Title: Mycobacteria-HIV coalition: the cellular events behind the emerging threat

Speaker: Sharmistha Banerjee

Affiliation: Department of Biochemistry, School of Life Sciences, University of Hyderabad, Hyderabad, Telangana State, India

 

Abstract:

Mycobacterium tuberculosis complex comprises of phylogenetically close groups of Mycobacterium species that infect humans causing tuberculosis (TB), a disease which despite being curable, has re-emerged as a global pandemic. Multiple factors, including lack of effective vaccine, failure of early detection, emergence of drug resistance and, of late, the co-epidemics with HIV/AIDS, have limited the success of TB disease management. TB is predominantly caused by pathogenic mycobacteria, Mycobacterium tuberculosis (M. tb), however non-pathogenic and attenuated strains of mycobacteria establish infection asymptomatically in HIV patients even before T-cell depletion is apparent. These environmental mycobacteria, highly prevalent in natural and artificial (including chlorinated municipal water) niches, are emerging as new threat to human health, especially to HIV infected population, resulting in an increased risk of disease progression from both the pathogens in the individuals concurrently infected with mycobacteria and HIV as compared to those carrying single infections.

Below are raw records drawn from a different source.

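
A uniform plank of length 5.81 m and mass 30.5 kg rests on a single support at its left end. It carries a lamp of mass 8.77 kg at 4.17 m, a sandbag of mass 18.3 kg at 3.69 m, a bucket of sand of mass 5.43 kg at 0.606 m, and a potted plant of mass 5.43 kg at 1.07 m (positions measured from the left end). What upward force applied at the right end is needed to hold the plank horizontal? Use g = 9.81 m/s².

F ≈ 341 N

About the left end:
Beam weight: 30.5 × 9.81 = 299.2 N down at 2.905 m → arm 2.905 m, τ = 299.2 × 2.905 = 869.2 N·m clockwise.
Lamp: 8.77 × 9.81 = 86.03 N down at 4.17 m → arm 4.17 m, τ = 86.03 × 4.17 = 358.7 N·m clockwise.
Sandbag: 18.3 × 9.81 = 179.5 N down at 3.69 m → arm 3.69 m, τ = 179.5 × 3.69 = 662.4 N·m clockwise.
Bucket of sand: 5.43 × 9.81 = 53.27 N down at 0.606 m → arm 0.606 m, τ = 53.27 × 0.606 = 32.28 N·m clockwise.
Potted plant: 5.43 × 9.81 = 53.27 N down at 1.07 m → arm 1.07 m, τ = 53.27 × 1.07 = 57 N·m clockwise.
Net moment of the loads = 1980 N·m clockwise.
The upward force F acts at the right end, arm 5.81 m, giving F × 5.81 counterclockwise.
Στ = 0 ⇒ F × 5.81 = 1980 ⇒ F = 1980 / 5.81 = 341 N.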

These seemingly harmless non-pathogenic mycobacteria, that are otherwise cleared, establish as opportunistic infections adding to HIV associated complications, re-emergence of latent infections and drug resistant mycobacterial strains. Though immune-evading strategies of pathogenic mycobacteria are known, the mechanisms underlying the early events by which opportunistic mycobacteria establish infection in macrophages influencing HIV infection are unclear. We undertook a comparative proteomics approach to understand the same and identified differential distribution of 260 host and 92 pathogenic proteins in phagosome-enriched fractions from Mycobacteria mono- and HIV-Mycobacteria co-infected THP-1 cells by LC-MALDI-MS/MS, suggesting the perturbed pathways responsible for this synergism. Some of recent findings from the lab will be shared.